Scholarly publishing in SA – what do you know about this field?

imbali academic publishers

Imbali recently attended the seminar, Scholarly publishing: Challenges and future perspectives, hosted by CREST, SciCom, ASSAf and African Minds at Stellenbosch University. Some of the hotly debated issues included peer review, open access, digitisation, publishing economics, the burgeoning growth in science publishing and changes in the management of the system of scholarly publishing.

Prof Peter Weingart, SA Research Chair in Science Communication at the University of Stellenbosch (SciCOM), noted some of the areas in scholarly publishing which are most concerning, including publication bias, manipulation of review processes, plagiarism, scientific fraud and medialisation. Unfortunately, these elements are undermining trust in published research.

Dr Niels Taubert reflected on the origins of open access, and how the process has been hijacked, at least to some extent, by policy influences. He made recommendations about how science itself could take back control and close the gap between science and policy in scholarly publishing.

The guru of post-graduate research methodology, Prof Johann Mouton, director at CREST (University of Stellenbosch), reflected on the growth in scholarly publishing in South Africa over the last 25 years and how this has been influenced by the subsidy system of South Africa’s Department of Higher Education and Training (DHET). He presented several reasons for concern over the journals in which South African academics publish most frequently, including the persistence of questionable publication practices and predatory journals.

Prof Weingart reflected that the traditional functions of libraries have changed fundamentally with the advent of electronic publishing and increased commercialisation of scientific publishing. In terms of giving academics access to journals and books, libraries are caught in the middle between scientists who rely on access to the latest information and the sharp increases in the prices charged by journal publishers.

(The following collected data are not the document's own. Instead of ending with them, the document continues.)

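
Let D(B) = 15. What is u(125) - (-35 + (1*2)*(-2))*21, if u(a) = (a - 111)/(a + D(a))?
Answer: 8191/10 ≈ 819.10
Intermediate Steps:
u(a) = (-111 + a)/(15 + a) (u(a) = (a - 111)/(a + 15) = (-111 + a)/(15 + a))
u(125) - (-35 + (1*2)*(-2))*21 = (-111 + 125)/(15 + 125) - (-35 + (1*2)*(-2))*21 = 14/140 - (-35 + 2*(-2))*21 = (1/140)*14 - (-35 - 4)*21 = ⅒ - (-39)*21 = ⅒ - 1*(-819) = ⅒ + 819 = 8191/10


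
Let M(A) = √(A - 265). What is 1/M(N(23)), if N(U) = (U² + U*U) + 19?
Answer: √203/406 ≈ 0.035093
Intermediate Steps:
N(U) = 19 + 2*U² (N(U) = (U² + U²) + 19 = 2*U² + 19 = 19 + 2*U²)
M(A) = √(-265 + A)
1/M(N(23)) = 1/(√(-265 + (19 + 2*23²))) = 1/(√(-265 + (19 + 2*529))) = 1/(√(-265 + (19 + 1058))) = 1/(√(-265 + 1077)) = 1/(√812) = 1/(2*√203) = √203/406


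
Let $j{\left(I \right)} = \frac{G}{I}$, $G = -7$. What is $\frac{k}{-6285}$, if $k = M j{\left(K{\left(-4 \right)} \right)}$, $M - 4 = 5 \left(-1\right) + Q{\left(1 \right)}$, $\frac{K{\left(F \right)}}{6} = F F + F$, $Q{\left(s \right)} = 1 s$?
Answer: $0$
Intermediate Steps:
$Q{\left(s \right)} = s$
$K{\left(F \right)} = 6 F + 6 F^{2}$ ($K{\left(F \right)} = 6 \left(F F + F\right) = 6 \left(F^{2} + F\right) = 6 \left(F + F^{2}\right) = 6 F + 6 F^{2}$)
$M = 0$ ($M = 4 + \left(5 \left(-1\right) + 1\right) = 4 + \left(-5 + 1\right) = 4 - 4 = 0$)
$j{\left(I \right)} = - \frac{7}{I}$
$k = 0$ ($k = 0 \left(- \frac{7}{6 \left(-4\right) \left(1 - 4\right)}\right) = 0 \left(- \frac{7}{6 \left(-4\right) \left(-3\right)}\right) = 0 \left(- \frac{7}{72}\right) = 0$)
$\frac{k}{-6285} = \frac{0}{-6285} = 0 \left(- \frac{1}{6285}\right) = 0$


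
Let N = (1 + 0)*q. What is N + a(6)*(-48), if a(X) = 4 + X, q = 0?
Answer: -480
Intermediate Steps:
N = 0 (N = (1 + 0)*0 = 1*0 = 0)
N + a(6)*(-48) = 0 + (4 + 6)*(-48) = 0 + 10*(-48) = 0 - 480 = -480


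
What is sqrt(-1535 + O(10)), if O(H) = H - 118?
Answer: I*sqrt(1643) ≈ 40.534*I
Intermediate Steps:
O(H) = -118 + H
sqrt(-1535 + O(10)) = sqrt(-1535 + (-118 + 10)) = sqrt(-1535 - 108) = sqrt(-1643) = I*sqrt(1643)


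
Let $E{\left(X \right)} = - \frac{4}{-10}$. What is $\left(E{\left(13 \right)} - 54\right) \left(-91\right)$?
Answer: $\frac{24388}{5} \approx 4877.6$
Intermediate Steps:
$E{\left(X \right)} = \frac{2}{5}$ ($E{\left(X \right)} = \left(-4\right) \left(- \frac{1}{10}\right) = \frac{2}{5}$)
$\left(E{\left(13 \right)} - 54\right) \left(-91\right) = \left(\frac{2}{5} - 54\right) \left(-91\right) = \left(- \frac{268}{5}\right) \left(-91\right) = \frac{24388}{5}$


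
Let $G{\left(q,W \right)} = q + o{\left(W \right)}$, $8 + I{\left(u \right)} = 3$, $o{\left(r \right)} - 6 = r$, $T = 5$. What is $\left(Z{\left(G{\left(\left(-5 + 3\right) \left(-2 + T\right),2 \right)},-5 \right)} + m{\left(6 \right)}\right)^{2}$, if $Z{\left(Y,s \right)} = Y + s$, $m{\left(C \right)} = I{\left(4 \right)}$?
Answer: $64$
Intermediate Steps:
$o{\left(r \right)} = 6 + r$
$I{\left(u \right)} = -5$ ($I{\left(u \right)} = -8 + 3 = -5$)
$G{\left(q,W \right)} = 6 + W + q$ ($G{\left(q,W \right)} = q + \left(6 + W\right) = 6 + W + q$)
$m{\left(C \right)} = -5$
$\left(Z{\left(G{\left(\left(-5 + 3\right) \left(-2 + T\right),2 \right)},-5 \right)} + m{\left(6 \right)}\right)^{2} = \left(\left(\left(6 + 2 + \left(-5 + 3\right) \left(-2 + 5\right)\right) - 5\right) - 5\right)^{2} = \left(\left(\left(6 + 2 - 6\right) - 5\right) - 5\right)^{2} = \left(\left(2 - 5\right) - 5\right)^{2} = \left(-3 - 5\right)^{2} = \left(-8\right)^{2} = 64$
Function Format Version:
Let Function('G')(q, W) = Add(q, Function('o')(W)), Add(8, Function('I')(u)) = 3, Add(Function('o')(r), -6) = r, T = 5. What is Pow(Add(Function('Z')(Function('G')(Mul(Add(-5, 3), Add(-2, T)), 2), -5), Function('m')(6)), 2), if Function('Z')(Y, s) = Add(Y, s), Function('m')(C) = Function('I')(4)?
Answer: 64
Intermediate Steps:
Function('o')(r) = Add(6, r)
Function('I')(u) = -5 (Function('I')(u) = Add(-8, 3) = -5)
Function('G')(q, W) = Add(6, W, q) (Function('G')(q, W) = Add(q, Add(6, W)) = Add(6, W, q))
Function('m')(C) = -5
Pow(Add(Function('Z')(Function('G')(Mul(Add(-5, 3), Add(-2, T)), 2), -5), Function('m')(6)), 2) = Pow(Add(Add(Add(6, 2, Mul(Add(-5, 3), Add(-2, 5))), -5), -5), 2) = Pow(Add(Add(Add(6, 2, Mul(-2, 3)), -5), -5), 2) = Pow(Add(Add(Add(6, 2, -6), -5), -5), 2) = Pow(Add(Add(2, -5), -5), 2) = Pow(Add(-3, -5), 2) = Pow(-8, 2) = 64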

Dr Susan Veldsman from the Academy of Science of South Africa (ASSAf) provided an overview of several strategic studies on scholarly publishing commissioned by ASSAf. She elaborated on how the implementation of recommendations from these reports have impacted on scholarly journals and books in South Africa.

Who pays? This was the key question in a presentation by Prof Keyan Tomaselli of the University of Johannesburg that focused on the research economy at South African universities. He highlighted some contradictions and imbalances in the local scholarly publishing scene, including the oversupply of accredited journals, problems with incentivising academics and the funding models of journals.

Francois van Schalkwyk from the book publisher African Minds reviewed scholarly academic book publishing in the local higher education sector, and made recommendations for sustained viability of university presses. Of interest was the number of presses at universities in Africa that have been operating under the radar, often unknown at their own universities.

Marilyn Deegan of King’s College London, presented a number of projects relevant to scholarly publishing, including the ‘Academic Book of the Future’ project, the ‘Academic Book Week’ and the associated ‘Academic Book that Changed the World’ competition. She noted how these projects have ignited public and scholarly interest in a wide range of academic books. Finally, she shared information about an ambitious archiving project in Rwanda currently digitising the transcripts of 40 million hand-written pages of information resulting from the legal proceedings following the Rwandan genocide in 1994.

(Based on the notes compiled by Marina Joubert, and with acknowledgement to CREST & SciCOM; reproduced with permission.)